Les équipes RH, la carte cachée des transformations numériques
Olivier Laquinte|Mis à jour le 21 octobre 2024Photo: gstockstudio pour 123fr.com
EXPERT INVITÉ. Plus que jamais, je suis persuadé que la véritable clé pour apprivoiser et tirer parti de la technologie ne réside pas dans les outils eux-mêmes, mais dans la capacité des organisations à développer une «culture numérique» solide.
Mais qu’est-ce que la culture numérique?
La culture numérique ne se limite pas à l’adoption de nouveaux logiciels ou à l’utilisation d’appareils connectés. Elle englobe un ensemble de valeurs, de compétences, de comportements et de connaissances qui permettent à une organisation d’embrasser pleinement les possibilités offertes par le numérique. Une entreprise dotée d’une culture numérique forte est capable non seulement de réagir rapidement aux changements technologiques, mais aussi d’anticiper ces évolutions et de les intégrer dans ses processus de manière proactive.

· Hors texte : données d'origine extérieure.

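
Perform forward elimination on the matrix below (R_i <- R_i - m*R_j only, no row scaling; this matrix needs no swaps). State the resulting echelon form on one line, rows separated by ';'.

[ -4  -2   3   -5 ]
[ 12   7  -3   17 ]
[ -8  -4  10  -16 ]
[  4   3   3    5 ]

Forward elimination:
R2 <- R2 - (-3)*R1:  [ 0  1  6  2 ]
R3 <- R3 - (2)*R1:  [  0   0   4  -6 ]
R4 <- R4 - (-1)*R1:  [ 0  1  6  0 ]
R4 <- R4 - (1)*R2:  [  0   0   0  -2 ]
Row echelon form:
[ -4  -2  3  -5 ]
[  0   1  6   2 ]
[  0   0  4  -6 ]
[  0   0  0  -2 ]

REF = [-4 -2 3 -5; 0 1 6 2; 0 0 4 -6; 0 0 0 -2]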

Cette culture se manifeste à travers une compréhension collective des enjeux numériques et une ouverture à l’innovation. Chaque personne, du ou de la PDG au commis, doit être en mesure de comprendre les impacts des nouvelles technologies sur ses fonctions et sur l’organisation en général.
La maturité de la culture numérique
Comme pour toute compétence, une culture numérique ne se développe pas du jour au lendemain. Elle évolue avec le temps, au fur et à mesure que les entreprises renforcent leur compréhension des outils numériques et leur capacité à les exploiter efficacement.

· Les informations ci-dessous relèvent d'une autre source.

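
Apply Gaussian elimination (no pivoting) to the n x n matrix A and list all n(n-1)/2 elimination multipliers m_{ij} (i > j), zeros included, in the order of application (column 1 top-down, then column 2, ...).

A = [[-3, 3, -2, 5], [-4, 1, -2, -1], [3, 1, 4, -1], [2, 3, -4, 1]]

multipliers: 4/3, -1, -2/3, -4/3, -5/3, -19/13

Forward elimination:
R2 <- R2 - (4/3)*R1:  [     0     -3    2/3  -23/3 ]
R3 <- R3 - (-1)*R1:  [ 0  4  2  4 ]
R4 <- R4 - (-2/3)*R1:  [     0      5  -16/3   13/3 ]
R3 <- R3 - (-4/3)*R2:  [     0      0   26/9  -56/9 ]
R4 <- R4 - (-5/3)*R2:  [     0      0  -38/9  -76/9 ]
R4 <- R4 - (-19/13)*R3:  [       0        0        0  -228/13 ]
Multipliers (in order of application): m_{21} = 4/3, m_{31} = -1, m_{41} = -2/3, m_{32} = -4/3, m_{42} = -5/3, m_{43} = -19/13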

Le problème avec la notion de culture, c’est qu’elle est difficile à mesurer. C’est la raison pour laquelle j’aime bien les «modèles de maturité». Ils permettent de poser un diagnostic sur la situation actuelle, de se donner des objectifs et surtout, de les communiquer.

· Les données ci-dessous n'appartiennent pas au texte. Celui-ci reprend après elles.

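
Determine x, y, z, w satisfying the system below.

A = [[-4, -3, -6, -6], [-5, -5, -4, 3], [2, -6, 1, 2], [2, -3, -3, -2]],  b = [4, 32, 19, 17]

Forward elimination on [A|b]:
R2 <- R2 - (5/4)*R1:  [    0  -5/4   7/2  21/2    27 ]
R3 <- R3 - (-1/2)*R1:  [     0  -15/2     -2     -1     21 ]
R4 <- R4 - (-1/2)*R1:  [    0  -9/2    -6    -5    19 ]
R3 <- R3 - (6)*R2:  [    0     0   -23   -64  -141 ]
R4 <- R4 - (18/5)*R2:  [      0       0   -93/5  -214/5  -391/5 ]
R4 <- R4 - (93/115)*R3:  [      0       0       0  206/23  824/23 ]
Row echelon form:
[ -4    -3   -6      -6  |       4 ]
[  0  -5/4  7/2    21/2  |      27 ]
[  0     0  -23     -64  |    -141 ]
[  0     0    0  206/23  |  824/23 ]
Back-substitution:
w = (824/23) / (206/23) = 4
z = (-141 - (-64)*(4)) / -23 = -5
y = (27 - (7/2)*(-5) - (21/2)*(4)) / (-5/4) = -2
x = (4 - (-3)*(-2) - (-6)*(-5) - (-6)*(4)) / -4 = 2

(2, -2, -5, 4)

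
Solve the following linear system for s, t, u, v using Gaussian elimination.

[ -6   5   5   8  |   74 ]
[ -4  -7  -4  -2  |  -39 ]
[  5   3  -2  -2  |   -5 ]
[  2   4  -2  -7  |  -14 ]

(-2, 5, 1, 4)

Forward elimination on [A|b]:
R2 <- R2 - (2/3)*R1:  [      0   -31/3   -22/3   -22/3  -265/3 ]
R3 <- R3 - (-5/6)*R1:  [     0   43/6   13/6   14/3  170/3 ]
R4 <- R4 - (-1/3)*R1:  [     0   17/3   -1/3  -13/3   32/3 ]
R3 <- R3 - (-43/62)*R2:  [       0        0  -181/62   -13/31  -285/62 ]
R4 <- R4 - (-17/31)*R2:  [        0         0   -135/31   -259/31  -1171/31 ]
R4 <- R4 - (270/181)*R3:  [         0          0          0  -1399/181  -5596/181 ]
Row echelon form:
[ -6      5        5          8  |         74 ]
[  0  -31/3    -22/3      -22/3  |     -265/3 ]
[  0      0  -181/62     -13/31  |    -285/62 ]
[  0      0        0  -1399/181  |  -5596/181 ]
Back-substitution:
v = (-5596/181) / (-1399/181) = 4
u = (-285/62 - (-13/31)*(4)) / (-181/62) = 1
t = (-265/3 - (-22/3)*(1) - (-22/3)*(4)) / (-31/3) = 5
s = (74 - (5)*(5) - (5)*(1) - (8)*(4)) / -6 = -2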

On peut identifier différents niveaux de maturité numérique:
Niveau 1 – Ad hoc: Les initiatives numériques sont sporadiques et non coordonnées. Il n’y a pas de stratégie formelle ou de leadership pour piloter la culture numérique.
Niveau 2 – Réactif: Certaines initiatives numériques sont gérées et il y a une prise de conscience croissante de la nécessité d’une culture numérique.
Niveau 3 – Proactif: Une stratégie numérique claire est en place et la culture numérique est reconnue comme importante. Le leadership est impliqué dans la promotion des initiatives numériques.
Niveau 4 – Stratégique: La culture numérique est intégrée dans la stratégie globale de l’organisation. Il y a un leadership fort et une adoption généralisée des pratiques numériques.
Niveau 5 – Innovant: La culture numérique est entièrement intégrée dans l’organisation. Il y a une focalisation continue sur l’innovation et l’utilisation des technologies numériques pour atteindre les objectifs commerciaux.
Au risque de déplaire à plusieurs, la majorité des organisations sont au niveau 2. Mon évaluation repose notamment sur la place des équipes «TI» dans les organigrammes, de l’absence de représentativité au niveau des comités exécutifs et des conseils d’administration, et la structure de gouvernance des projets.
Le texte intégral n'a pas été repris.